Positive sentiments around Ordinals seem near all-time highs.
So, too, are top Ordinals collections riding high—currently, three of the top six NFT collections by market cap live on Bitcoin via inscriptions: Runestones, NodeMonkes, and Bitcoin Puppets.
As some of you may know, I’ve been tracking and writing about Ordinals since right after they arrived in January 2023.
My take, from the early days through now, has been that this standard is among the most compelling tokenization approaches Bitcoin has ever fielded. I applaud how it has opened up new cultural terrains and become a big new driver of Bitcoin blockspace demand.
However, Ordinals aren’t perfect. No approach to non-fungible digital assets is. And yet with Ordinals buzz surging, I’ve seen an uptick of rhetoric lately suggesting “Ethereum NFTs are pointless” now because Ordinals exist.

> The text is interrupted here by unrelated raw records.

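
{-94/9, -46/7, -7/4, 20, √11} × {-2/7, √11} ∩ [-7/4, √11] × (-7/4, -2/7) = ∅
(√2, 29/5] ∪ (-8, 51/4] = (-8, 51/4]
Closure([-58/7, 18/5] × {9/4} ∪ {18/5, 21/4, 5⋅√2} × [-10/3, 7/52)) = ([-58/7, 18/5] × {9/4}) ∪ ({18/5, 21/4, 5⋅√2} × [-10/3, 7/52])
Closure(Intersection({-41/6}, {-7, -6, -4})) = EmptySet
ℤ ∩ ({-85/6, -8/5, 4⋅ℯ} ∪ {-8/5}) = ∅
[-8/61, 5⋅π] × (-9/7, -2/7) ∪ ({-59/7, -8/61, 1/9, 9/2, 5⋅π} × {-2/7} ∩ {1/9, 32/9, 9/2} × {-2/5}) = [-8/61, 5⋅π] × (-9/7, -2/7)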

The fact of the matter, though, is that Ordinals have significant strengths and weaknesses when compared against Ethereum NFTs and smart contract chain NFTs in general. So how do these two sides stack up, technically speaking? Let’s break it down.
First, where Ordinals beats everyone right now is cheap resolute onchain storage. They offer the best cost-to-permanence ratio of any NFT approach today, as you can see in the comparison chart below by Chainleft.

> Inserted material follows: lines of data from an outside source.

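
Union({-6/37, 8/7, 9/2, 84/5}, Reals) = Reals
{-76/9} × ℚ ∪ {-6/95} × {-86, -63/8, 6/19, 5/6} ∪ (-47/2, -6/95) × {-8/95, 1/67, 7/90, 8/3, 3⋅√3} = ({-76/9} × ℚ) ∪ ({-6/95} × {-86, -63/8, 6/19, 5/6}) ∪ ((-47/2, -6/95) × {-8/95, 1/67, 7/90, 8/3, 3⋅√3})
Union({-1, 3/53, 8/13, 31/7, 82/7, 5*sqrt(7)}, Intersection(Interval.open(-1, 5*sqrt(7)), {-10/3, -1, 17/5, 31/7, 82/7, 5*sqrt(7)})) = {-1, 3/53, 8/13, 17/5, 31/7, 82/7, 5*sqrt(7)}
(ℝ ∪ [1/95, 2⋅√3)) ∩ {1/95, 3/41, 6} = {1/95, 3/41, 6}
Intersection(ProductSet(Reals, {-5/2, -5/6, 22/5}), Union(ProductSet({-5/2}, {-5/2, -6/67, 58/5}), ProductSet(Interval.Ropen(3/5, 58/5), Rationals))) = Union(ProductSet({-5/2}, {-5/2}), ProductSet(Interval.Ropen(3/5, 58/5), {-5/2, -5/6, 22/5}))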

Yet Ordinals ownership is tracked offchain via indexers—any smart contract chain NFTs are more robust here, e.g. Ethereum NFTs, Solana NFTs, etc.

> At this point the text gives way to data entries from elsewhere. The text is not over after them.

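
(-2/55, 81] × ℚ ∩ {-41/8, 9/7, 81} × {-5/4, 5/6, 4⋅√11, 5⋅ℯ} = {9/7, 81} × {-5/4, 5/6}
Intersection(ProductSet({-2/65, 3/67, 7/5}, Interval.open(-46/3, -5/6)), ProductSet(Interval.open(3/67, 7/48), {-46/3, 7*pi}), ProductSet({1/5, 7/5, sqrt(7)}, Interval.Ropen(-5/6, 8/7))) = EmptySet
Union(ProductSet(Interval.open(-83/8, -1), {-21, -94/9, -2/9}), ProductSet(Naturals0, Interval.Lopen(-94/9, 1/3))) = Union(ProductSet(Interval.open(-83/8, -1), {-21, -94/9, -2/9}), ProductSet(Naturals0, Interval.Lopen(-94/9, 1/3)))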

The inverse is many smart contract chain NFTs use offchain storage, though not all. And onchain storage has gotten cheaper via new methods on Ethereum, where using or mixing onchain and offchain techniques is limited mainly by your imagination; also, Solana compressed NFTs aren’t technically offchain either and are worth a mention here.
Smart contract chain NFTs are additionally much better on speed, with transactions settling exponentially faster than on Bitcoin, and they’re also typically much cheaper to transact with except during large bouts of congestion on Ethereum, for example.
And while recursive inscriptions are a sick avenue to dynamism, inscriptions aren’t “state aware” and lack the programmability and onchain runtime expressiveness that ETH NFTs can have.
In particular, this onchain expressiveness is arguably the pinnacle of what’s most interesting about the NFT medium today. The always-on possibilities are endlessly composable here and novel runtime projects like Terraforms couldn’t exist as they do without tapping into this great pillar of the medium. Lacking this potential is a non-trivial disadvantage for Ordinals.
On the flip side, though, it’s safe to say there are plenty more NFT attack vectors on smart contract chains, so Ordinals certainly have an edge when it comes to risks generally speaking.
Zooming in some, two places where Ethereum NFTs specifically dominate all other ecosystems by far are tooling and the app scene. Nowhere do you have more excellent resources for building, and nowhere do you have more things to do with your NFTs, from borrowing on NFTfi to playing with your JPGs in Nifty Island to building galleries with Deca or in Decentraland, Voxels, etc.
Lastly, via proof of stake, any smart contract chain NFTs are vastly more energy efficient and greener than Ordinals. The combined estimated 2023 emissions footprint of Ethereum, Solana, Cosmos, Avalanche, Algorand, Cardano, and Polkadot was ~4,935 tonnes of CO2.
Even put together, that represents around 0.000014% of global emissions annually and is exponentially lower than Bitcoin’s CO2 footprint in the same span—it’s just the reality.
Yes, all NFT approaches have pros and cons, any analysis will bear that out, and I like what I’m seeing all around the increasingly multichain NFT ecosystem. But my grand point here is that talk of Ethereum NFTs being totally pointless now compared to Ordinals is tremendously overblown.
Ordinals do some things better, smart contract NFTs do other things better, and both have their places in the cryptoeconomy. Ordinals may be king of the hill when it comes to attention right now, but overall smart contract NFTs remain far more compelling regarding technical capabilities.
The bottom line, then? Both avenues have bright futures, and more creators will weave them together going forward like Nate Alex is doing with Natives. Look for further infra advances to improve UX across the board here, too, in the years ahead.